Chinese man, eight others convicted in Japan for biggest gold smuggling plot with ships for secret cargo transfer
In Japan, the consumption tax, currently at 8 per cent, is levied on gold when it is imported. But smugglers try to evade the tax and sell smuggled gold to shops that will buy it at a price including the tax
A court on Monday convicted the last of nine men charged with smuggling 206 kilograms of gold into a southwestern Japan port in the largest-ever gold seizure case in the country.
The Saga District Court handed down a 30-month prison term for Lin Yashan, a 43-year-old Chinese national, suspended for five years, and a fine of 1.5 million yen (US$14,000) for importing gold bars estimated to be worth around 930 million yen without permission into Karatsu, Saga Prefecture in May last year.
The court also ordered confiscation of the gold as sought by prosecutors. The suspended jail term and fine were also in line with their request.
The other eight men indicted over the smuggling case have already been convicted. Takesuke Yamazaki, 67, considered the ringleader of the Japanese side of the operation, was sentenced to two years in prison with a fine of 1.5 million yen.
According to Monday’s ruling, Lin and the others evaded consumption and other taxes worth some 74.4 million yen by unloading the gold at Karatsu port after transferring it to a ship from another vessel of unknown nationality on the high seas in the East China Sea.
Presiding Judge Hiroyuki Yoshii said Lin “was involved in the crucial part of the smuggling” as he took the gold from China but added that he was not the key plotter.
Defence lawyers are planning to appeal the ruling.
In Japan, the consumption tax, currently at 8 per cent, is levied on gold when it is imported. But smugglers try to evade the tax and sell smuggled gold to shops that will buy it at a price including the tax.
The number of gold smuggling cases has seen a sharp rise, especially since Japan raised the consumption tax to 8 per cent from 5 per cent in April 2014.

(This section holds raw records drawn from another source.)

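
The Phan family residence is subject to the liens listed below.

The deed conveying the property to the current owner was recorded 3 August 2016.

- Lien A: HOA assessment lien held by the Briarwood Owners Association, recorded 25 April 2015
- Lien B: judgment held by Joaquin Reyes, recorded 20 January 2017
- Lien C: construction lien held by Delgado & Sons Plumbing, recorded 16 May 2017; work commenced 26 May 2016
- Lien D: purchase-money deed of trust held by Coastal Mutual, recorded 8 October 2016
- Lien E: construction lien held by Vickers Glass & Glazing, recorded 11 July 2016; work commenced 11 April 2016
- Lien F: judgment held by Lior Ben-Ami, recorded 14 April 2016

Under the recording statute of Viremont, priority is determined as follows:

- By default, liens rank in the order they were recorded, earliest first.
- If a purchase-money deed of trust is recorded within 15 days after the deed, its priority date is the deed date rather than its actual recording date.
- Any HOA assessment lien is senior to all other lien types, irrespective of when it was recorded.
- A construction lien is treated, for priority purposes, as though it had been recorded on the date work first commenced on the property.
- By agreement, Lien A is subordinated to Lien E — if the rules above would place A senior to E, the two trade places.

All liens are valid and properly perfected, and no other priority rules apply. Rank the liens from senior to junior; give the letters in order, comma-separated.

Effective dates after the stated exceptions: C relates back to 26 May 2016 (work commenced); D was recorded 66 days after the deed, outside the 15-day window, so it keeps its recording date; E relates back to 11 April 2016 (work commenced).
A is an HOA assessment lien and takes priority over every other lien.
Among the remaining liens, by effective date: E (11 April 2016), F (14 April 2016), C (26 May 2016), D (8 October 2016), B (20 January 2017).
Because A would otherwise rank above E, the subordination swaps them.

E, A, F, C, D, B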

The government plans to hike it to 10 per cent in October 2019.
Until June 2014, the number of gold smuggling cases handled by law enforcement authorities averaged less than 10 per year but the figure in a one-year period through June 2015 shot up to 177 before jumping further to 294 a year later.
In the year through June 2017, the number of gold smuggling cases handled by customs authorities hit a record 467 involving around 870 million yen in tax evasion, also the largest on record according to government data.
Japanese customs officials are stepping up their hunt for gold smugglers.
In November last year, the Finance Ministry decided to impose higher fines on gold smugglers and strengthen customs inspections with the use of metal detectors.